As to when oil prices may recover, investors surveyed at the Raymond James dinner expect them to bounce by year-end, and expect the U.S. rig count will begin to recover.

“At the energy dinner, the most common view was for WTI to exit the year at $40-50/bbl,” wrote Adkins and crew. “For context, our forecast is for recovery to $65 by year-end (and a 2017 average of $75), which is considerably more bullish than the consensus opinion.

“Along those lines, the group projects an average 2017 U.S. rig count of 600-800, versus our 2017 forecast of 1,030,” the Raymond James team said. “There is plenty of debate about the timing and magnitude of the oil recovery, but it’s safe to say that our view is on the optimistic end of the spectrum.

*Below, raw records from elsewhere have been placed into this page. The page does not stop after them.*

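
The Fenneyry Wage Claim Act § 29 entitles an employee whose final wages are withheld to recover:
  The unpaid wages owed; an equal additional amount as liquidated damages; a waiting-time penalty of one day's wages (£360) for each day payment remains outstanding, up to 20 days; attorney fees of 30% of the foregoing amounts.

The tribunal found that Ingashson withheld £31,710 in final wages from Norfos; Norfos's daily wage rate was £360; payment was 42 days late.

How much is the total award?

Liquidated damages (equal amount): £31,710
Penalty days: min(42, 20) = 20
Waiting-time penalty: 20 × £360 = £7,200
Subtotal: £31,710 + £31,710 + £7,200 = £70,620
Attorney fees: 30% of £70,620 = £21,186
Total award: £70,620 + £21,186 = £91,806

£91,806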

Labor constraints are expected to hamper the drilling recovery, too. In talking at the dinner with executives of exploration and production companies (E&P) and oilfield service firms, “labor concerns arose repeatedly, cited as why it will be difficult for the rig count to recover beyond 700-800. Because of how deep and prolonged this downturn has been, energy executives spoke to the difficulty of recruiting people who have left for other industries — and upward wage pressures are likely to materialize as activity ramps back up.”

E&Ps in any case plan to rebuild balance sheets before adding rigs, according to those surveyed. Capital markets remain accessible, but more than half favored paying down debt as the most prudent use of rising cash flow instead of more drilling.